Milhares de partidários do presidente da Venezuela, Hugo Chávez, juraram lealdade ao líder venezuelano, à Constituição e ao socialismo, em um ato simbólico realizado nesta quinta-feira, no centro de Caracas, no dia em que o presidente deveria assumir seu terceiro mandato.
"Juro pela Constituição bolivariana que defenderei a presidência do comandante Chávez nas ruas, com a razão, com a verdade, com a força e a inteligência de um povo que se libertou do jugo da burguesia", disse em coro a multidão concentrada diante do Palácio Presidencial de Miraflores, repetindo as palavras do vice-presidente venezuelano, Nicolás Maduro.
Com a mão sobre o coração e vestida de vermelho (cor do chavismo), a multidão fez um "juramento coletivo de lealdade a Chávez e à pátria", em uma versão popular do juramento que o presidente deveria prestar nesta quinta diante da Assembleia Nacional se não estivesse internado em um hospital de Havana.
"Como ele não pôde vir, estamos aqui para tomar posse. Nós o amamos", disse à AFP Cleofelia Aceros, enquanto caminhava em direção ao palácio presidencial de Miraflores, ocupada por uma maré vermelha de chavistas e membros do partido Socialista Unido da Venezuela (PSUV).
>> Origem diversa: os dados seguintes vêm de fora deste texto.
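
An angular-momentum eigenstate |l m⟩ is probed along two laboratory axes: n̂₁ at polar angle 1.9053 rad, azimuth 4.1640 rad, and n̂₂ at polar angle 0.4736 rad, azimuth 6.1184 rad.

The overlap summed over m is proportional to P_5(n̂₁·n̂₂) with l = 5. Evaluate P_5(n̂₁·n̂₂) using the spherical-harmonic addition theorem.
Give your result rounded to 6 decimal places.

Summing Y*_{l m}(θ₁,φ₁)·Y_{l m}(θ₂,φ₂) over m ∈ [−5, 5]; prefactor 4π/(2·5+1) = 1.142397:
  [-5]  conj(Y_{5,-5})(Ω₁) = -0.13579 + 0.32149j ; Y_{5,-5}(Ω₂) = 0.00622 + 0.00672j ; Δ = -0.00301 + 0.00109j
  [-4]  conj(Y_{5,-4})(Ω₁) = 0.22373 + 0.31157j ; Y_{5,-4}(Ω₂) = 0.04468 + 0.03462j ; Δ = -0.00079 + 0.02167j
  [-3]  conj(Y_{5,-3})(Ω₁) = -0.00871 + 0.00065j ; Y_{5,-3}(Ω₂) = 0.17705 + 0.09543j ; Δ = -0.00160 - 0.00072j
  [-2]  conj(Y_{5,-2})(Ω₁) = -0.15333 + 0.29887j ; Y_{5,-2}(Ω₂) = 0.40846 + 0.13971j ; Δ = -0.10439 + 0.10065j
  [-1]  conj(Y_{5,-1})(Ω₁) = 0.04179 + 0.06841j ; Y_{5,-1}(Ω₂) = 0.44442 + 0.07390j ; Δ = 0.01352 + 0.03349j
  [+0]  conj(Y_{5,0})(Ω₁) = -0.31435 + 0.00000j ; Y_{5,0}(Ω₂) = -0.09606 + 0.00000j ; Δ = 0.03020 + 0.00000j
  [+1]  conj(Y_{5,1})(Ω₁) = -0.04179 + 0.06841j ; Y_{5,1}(Ω₂) = -0.44442 + 0.07390j ; Δ = 0.01352 - 0.03349j
  [+2]  conj(Y_{5,2})(Ω₁) = -0.15333 - 0.29887j ; Y_{5,2}(Ω₂) = 0.40846 - 0.13971j ; Δ = -0.10439 - 0.10065j
  [+3]  conj(Y_{5,3})(Ω₁) = 0.00871 + 0.00065j ; Y_{5,3}(Ω₂) = -0.17705 + 0.09543j ; Δ = -0.00160 + 0.00072j
  [+4]  conj(Y_{5,4})(Ω₁) = 0.22373 - 0.31157j ; Y_{5,4}(Ω₂) = 0.04468 - 0.03462j ; Δ = -0.00079 - 0.02167j
  [+5]  conj(Y_{5,5})(Ω₁) = 0.13579 + 0.32149j ; Y_{5,5}(Ω₂) = -0.00622 + 0.00672j ; Δ = -0.00301 - 0.00109j
Total Σ_m = -0.16234 - 0.00000j. Multiply by 1.142397: -0.18545 - 0.00000j. P_5(cos γ) = -0.185454

-0.185454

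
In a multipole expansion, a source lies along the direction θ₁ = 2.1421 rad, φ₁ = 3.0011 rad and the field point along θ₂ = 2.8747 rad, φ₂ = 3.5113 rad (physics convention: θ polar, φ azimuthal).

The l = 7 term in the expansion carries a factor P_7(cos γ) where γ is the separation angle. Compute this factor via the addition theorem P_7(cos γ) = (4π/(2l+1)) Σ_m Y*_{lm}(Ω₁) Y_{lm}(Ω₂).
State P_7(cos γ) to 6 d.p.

Expand P_7 via completeness: Σ_{m} conj(Y_{7,m}) at Ω₁ times Y_{7,m} at Ω₂ —
  m=-7: -0.08259 + 0.12406j × 0.00004 + 0.00002j = -0.00001 + 0.00000j  (running Σ = -0.00001 + 0.00000j)
  m=-6: -0.23846 + 0.26763j × 0.00037 + 0.00048j = -0.00022 - 0.00002j  (running Σ = -0.00022 - 0.00001j)
  m=-5: -0.33041 + 0.27970j × 0.00142 + 0.00500j = -0.00187 - 0.00125j  (running Σ = -0.00209 - 0.00127j)
  m=-4: -0.13468 + 0.08481j × -0.00286 + 0.03102j = -0.00225 - 0.00442j  (running Σ = -0.00434 - 0.00569j)
  m=-3: 0.24471 - 0.10972j × -0.05911 + 0.11881j = -0.00143 + 0.03556j  (running Σ = -0.00577 + 0.02987j)
  m=-2: 0.28399 - 0.08197j × -0.28271 + 0.25784j = -0.05915 + 0.09640j  (running Σ = -0.06492 + 0.12627j)
  m=-1: -0.15311 + 0.02165j × -0.59122 + 0.22911j = 0.08556 - 0.04788j  (running Σ = 0.02064 + 0.07839j)
  m=0: -0.31682 + 0.00000j × -0.24405 + 0.00000j = 0.07732 + 0.00000j  (running Σ = 0.09796 + 0.07839j)
  m=1: 0.15311 + 0.02165j × 0.59122 + 0.22911j = 0.08556 + 0.04788j  (running Σ = 0.18352 + 0.12627j)
  m=2: 0.28399 + 0.08197j × -0.28271 - 0.25784j = -0.05915 - 0.09640j  (running Σ = 0.12437 + 0.02987j)
  m=3: -0.24471 - 0.10972j × 0.05911 + 0.11881j = -0.00143 - 0.03556j  (running Σ = 0.12294 - 0.00569j)
  m=4: -0.13468 - 0.08481j × -0.00286 - 0.03102j = -0.00225 + 0.00442j  (running Σ = 0.12069 - 0.00127j)
  m=5: 0.33041 + 0.27970j × -0.00142 + 0.00500j = -0.00187 + 0.00125j  (running Σ = 0.11883 - 0.00001j)
  m=6: -0.23846 - 0.26763j × 0.00037 - 0.00048j = -0.00022 + 0.00002j  (running Σ = 0.11861 + 0.00000j)
  m=7: 0.08259 + 0.12406j × -0.00004 + 0.00002j = -0.00001 - 0.00000j  (running Σ = 0.11860 + 0.00000j)
Total Σ_m = 0.11860 + 0.00000j. Multiply by 0.837758: 0.09936 + 0.00000j. P_7(cos γ) = 0.099361

0.099361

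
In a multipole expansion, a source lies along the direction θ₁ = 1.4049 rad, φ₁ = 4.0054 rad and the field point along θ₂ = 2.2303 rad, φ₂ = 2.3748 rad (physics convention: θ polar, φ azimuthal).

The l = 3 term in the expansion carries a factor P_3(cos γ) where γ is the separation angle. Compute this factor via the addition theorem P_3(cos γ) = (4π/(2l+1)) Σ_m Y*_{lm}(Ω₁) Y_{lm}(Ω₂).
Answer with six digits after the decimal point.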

Vestido com um agasalho esportivo vermelho, Maduro subiu no palanque principal, enquanto os presidentes da Bolívia, Evo Morales, da Nicarágua, Daniel Ortega, e do Uruguai, José Mujica, ocupavam seus assentos, assim como outros ministros e autoridades da região.
"Hoje e 30 dias após a operação do presidente Chávez, que está enfrentando uma batalha, nós lhe dizemos daqui: comandante, tranquilo, continue sua batalha que aqui tem um governo bolivariano e um povo revolucionário lhe apoiando", disse Maduro em um emotivo discurso, enquanto aviões de fabricação russa Sukhoi, da Força Armada Nacional Bolivariana (FANB), cruzavam o céu azul de Caracas.
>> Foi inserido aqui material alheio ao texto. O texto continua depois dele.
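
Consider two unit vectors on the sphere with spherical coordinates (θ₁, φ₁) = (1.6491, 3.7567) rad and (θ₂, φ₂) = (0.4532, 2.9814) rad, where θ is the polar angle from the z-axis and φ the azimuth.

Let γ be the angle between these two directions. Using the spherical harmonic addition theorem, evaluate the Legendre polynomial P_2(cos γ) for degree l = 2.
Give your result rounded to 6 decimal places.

Addition theorem: P_2(cos γ) = (4π/5) Σ_m Y*_{lm}(Ω₁) Y_{lm}(Ω₂), m = −2…2:
  term(m=-2) = +0.000574+0.028423i   from Y*(Ω₁)=+0.128240+0.361859i, Y(Ω₂)=+0.070284+0.023321i
  term(m=-1) = -0.013085-0.012824i   from Y*(Ω₁)=+0.049204+0.034765i, Y(Ω₂)=-0.300216-0.048508i
  term(m=+0) = -0.139133-0.000000i   from Y*(Ω₁)=-0.309602-0.000000i, Y(Ω₂)=+0.449394+0.000000i
  term(m=+1) = -0.013085+0.012824i   from Y*(Ω₁)=-0.049204+0.034765i, Y(Ω₂)=+0.300216-0.048508i
  term(m=+2) = +0.000574-0.028423i   from Y*(Ω₁)=+0.128240-0.361859i, Y(Ω₂)=+0.070284-0.023321i
Total Σ_m = -0.164156+0.000000i. Multiply by 2.513274: -0.412569+0.000000i. P_2(cos γ) = -0.412569

-0.412569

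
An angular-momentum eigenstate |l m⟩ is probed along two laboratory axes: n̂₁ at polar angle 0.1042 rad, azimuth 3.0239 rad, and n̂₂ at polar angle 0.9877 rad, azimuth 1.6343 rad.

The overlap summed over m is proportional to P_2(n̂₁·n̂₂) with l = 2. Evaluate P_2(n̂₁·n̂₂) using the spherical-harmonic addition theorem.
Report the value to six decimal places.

-0.024088

Term-by-term m-sum for l=2 (normalisation 4π/5 = 2.513274):
  term(m=-2) = (-0.001052, 0.000399)   from Y*(Ω₁)=(0.004064, -0.000975), Y(Ω₂)=(-0.266998, 0.034094)
  term(m=-1) = (0.005114, 0.027913)   from Y*(Ω₁)=(-0.079365, 0.009384), Y(Ω₂)=(-0.022534, -0.354370)
  term(m=+0) = (-0.017709, 0.000000)   from Y*(Ω₁)=(0.620547, -0.000000), Y(Ω₂)=(-0.028537, 0.000000)
  term(m=+1) = (0.005114, -0.027913)   from Y*(Ω₁)=(0.079365, 0.009384), Y(Ω₂)=(0.022534, -0.354370)
  term(m=+2) = (-0.001052, -0.000399)   from Y*(Ω₁)=(0.004064, 0.000975), Y(Ω₂)=(-0.266998, -0.034094)
Accumulated sum (-0.009584, -0.000000); after 4π/(2l+1) scaling, (-0.024088, -0.000000) ⇒ P_2 = -0.024088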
"Juro diante da Constituição da República da Venezuela absoluta lealdade aos valores da pátria, absoluta lealdade a liderança do comandante Chávez", disse Maduro com a mão sobre o coração.
"Juro que defenderei esta Constituição, nossa democracia popular, nossa independência e o direito de construir o socialismo na nossa pátria", prosseguiu o vice-presidente. "Juro em levar adiante o programa da Pátria (promovido por Chávez) em cada bairro, em cada fábrica, escola, esquina, praça, em cada família".
"Comandante, recupere-se que este povo já prestou seu juramento e terá lealdade absoluta. Viva Chávez!", gritou Maduro.
Diante de Maduro e do número três do chavismo, Diosdado Cabello, presidente do Congresso Venezuelano, a multidão cantou o hino nacional acompanhando uma gravação em que era possível ouvir a voz de Chávez, de 58 anos.
"Nicolás, Nicolás, o povo está contigo!!!!" - gritava a multidão para o candidato do 'chavismo' à presidência em eventuais eleições antecipadas.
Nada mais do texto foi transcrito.